They sprinkle the Olives with warm water, and by pressing them a-new, and still the more, there comes a good Oil from them.
This done, they stir the Olives again, and sprinkle them with hot Water, from which, thus order’d, there proceeds another Oil full of Dregs, and not so good as the rest.
These Oils are easily separated from the Water, because they swim a top, but they find a Kind of Lees to the Bottom, which the Ancients called Amurca.
Those Olives of which you design to make Oil, must ripen ’till they are even rotten; and the Reason is, because the sulphurous Parts in them have had Time to disengage themselves from those gross Principles, which before fix’d them, which we know by the sweetish and oily Taste that then they had. They also let them ferment for some time before they press them, that so those sulphurous Parts may free themselves, and be more fully separated from the watry and saline Parts, with which they were united in the Fruits. Here it is to be observ’d that you cannot extract a Drop of Oil from green olives, but only a viscous Juice, because their oily Principles are very strictly united with their other Principles.
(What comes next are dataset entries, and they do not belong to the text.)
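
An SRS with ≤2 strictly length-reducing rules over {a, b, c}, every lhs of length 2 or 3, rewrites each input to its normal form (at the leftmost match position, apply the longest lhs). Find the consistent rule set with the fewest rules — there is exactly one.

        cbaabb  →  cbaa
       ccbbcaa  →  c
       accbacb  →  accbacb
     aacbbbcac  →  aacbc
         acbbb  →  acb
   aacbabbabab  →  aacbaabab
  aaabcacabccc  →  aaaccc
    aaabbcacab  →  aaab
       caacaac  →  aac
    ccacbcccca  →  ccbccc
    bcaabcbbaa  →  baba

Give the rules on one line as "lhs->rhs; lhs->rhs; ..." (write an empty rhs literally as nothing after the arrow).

  | cbaabb => cbaa
  | ccbbcaa => cccaa => cca => c
  | accbacb
  | aacbbbcac => aacbcac => aacbc

bb->; ca->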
The Leaves of the Olive-Tree are astringent, and fit for to stop the Bleeding of the Nose, and Looseness.
There are certain wild Olive-Trees that grow near the Red-Sea, from which there sweats out a Gum that stops Blood, and cures Wounds.
The Olive-Tree in Latin called Olea, comes from the Greek Word elaia which also signifies the same Thing.”
A later work, “The Lady’s Assistant” published in 1778, gives a much better idea of how little they were used at that time in England.
OLIVES
“OLIVES are the fruits of trees, which grow wild in the warmer parts of Europe; we have them in some of our gardens; but with us they will not ripen to any perfection.